The 43-year-old Englishman led by two strokes before stumbling at the end, while Mickelson rolled in a 16-footer for birdie at the last to join him with a four-under 67.
Former world number one Westwood was generally pleased with his performance, though he was punished a couple of times when his ball carried further than expected in the thin air more than 2200 metres (7200 feet) above sea level.
"I played great," Westwood told Golf Channel. "It's a tricky golf course. It's hard work playing at altitude. Occasionally one just goes ballistic and you end up in a nightmare of a spot."
Mickelson also spoke about how far he was hitting the ball after his birdie finish left him atop a leaderboard that also included PGA Championship winner Jimmy Walker, fellow American Ryan Moore, Englishman Ross Fisher and young Spaniard Jon Rahm.

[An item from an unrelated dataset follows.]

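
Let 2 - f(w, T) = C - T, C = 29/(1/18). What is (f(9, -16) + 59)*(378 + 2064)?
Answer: -1164834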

The six-way tie for the lead marked a record for a World Golf Championships stroke play event dating back to the inception of the series in 1999.
"This is an incredible challenge for all of us," Mickelson said about the heavily tree-lined course, adding that he could hit a nine-iron more than 180 yards.
"At sea level I might hit a nine-iron 150 yards. If I need to hit it a little harder I might be able to get 155 out of it. Let's say I hit it 170 here, if I want to get a little more out of it, I can get 10-to-15 more yards, I can hit it 180, 185."
Rory McIlroy, in his first competitive round after a six-week layoff due to a rib injury, was among seven players one shot from the lead.
"My first full competitive round today and I didn't feel it at all," world number three McIlroy said about his ribs. The Northern Irishman was more concerned about an upset stomach that he said left him feeling a bit weak during the round.
Sweden's British Open champion Henrik Stenson fell foul of the same condition and withdrew after 11 holes, leaving 76 players in the elite field that boasted 49 of the top 50 in the world, with only number two Jason Day (ill) absent.
American Dustin Johnson, making his first start as world number one, shot 70 despite missing seven putts within seven feet.
"Obviously, I didn't score very well at all, but I played really well," the long-hitting Johnson said. "I missed so many putts, short ones. Six of those seven were inside five feet."